= Anime Current =

Anime television block on G4 Canada

Anime Current was an anime television block running on G4 Canada, in which one series is broadcast from beginning to end. It was similar to Anime Unleashed, a former programming block on the American version of G4. It premiered on 6 November 2006 with R.O.D the TV.

On 1 January 2007, G4techTV and Geneon Entertainment announced an exclusive deal in which Geneon titles would air on Anime Current. Previously, Geneon's first (and only) title that aired in Canada was Samurai Champloo on Razer's Kamikaze block.

On 25 June 2007, the channel announced the lineup would include six series, first being, Serial Experiments Lain, Texhnolyze, Last Exile, Tokyo Underground, Ergo Proxy, and Paranoia Agent. At the end of July 2008, Anime Current reappeared on the channel's schedule, but would finally shut down a few months later in November 2008.

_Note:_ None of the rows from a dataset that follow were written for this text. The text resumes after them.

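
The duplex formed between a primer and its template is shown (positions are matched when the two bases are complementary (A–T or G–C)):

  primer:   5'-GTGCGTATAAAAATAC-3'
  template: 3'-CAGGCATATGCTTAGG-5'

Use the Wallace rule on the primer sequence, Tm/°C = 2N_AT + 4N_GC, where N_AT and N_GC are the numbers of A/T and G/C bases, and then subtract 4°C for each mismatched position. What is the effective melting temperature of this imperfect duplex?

Primer base counts: A=7, T=4, G=3, C=2 → A+T=11, G+C=5
Perfect-match Tm = 2(11) + 4(5) = 22 + 20 = 42°C
Mismatches (positions where the bases are not complementary): 4 (at positions 3, 10, 11, 15)
Effective Tm = 42 − 4×4 = 42 − 16 = 26°C

26°C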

==Series broadcast earlier==
(In Order of date aired)
- R.O.D the TV
- Gad Guard
- Tenjho Tenge
- Gun Sword
- Trigun
- Lupin the Third Part II (First 52 episodes only)
- Serial Experiments Lain
- Paranoia Agent
- Texhnolyze
- Last Exile
- Tokyo Underground
- Ergo Proxy
- Requiem from the Darkness
- 3×3 Eyes
- Black Lagoon
- Transformers: Animated
- Ultraman series (Tiga, Cosmos, Nexus, Max, Mebius)

=== Series that never aired ===
- Daphne in the Brilliant Blue - Advertised as set to air once Lupin The 3rd Part II's 52-episode run concluded, the series never made it to air, most likely due to Geneon shutting down their North American operations.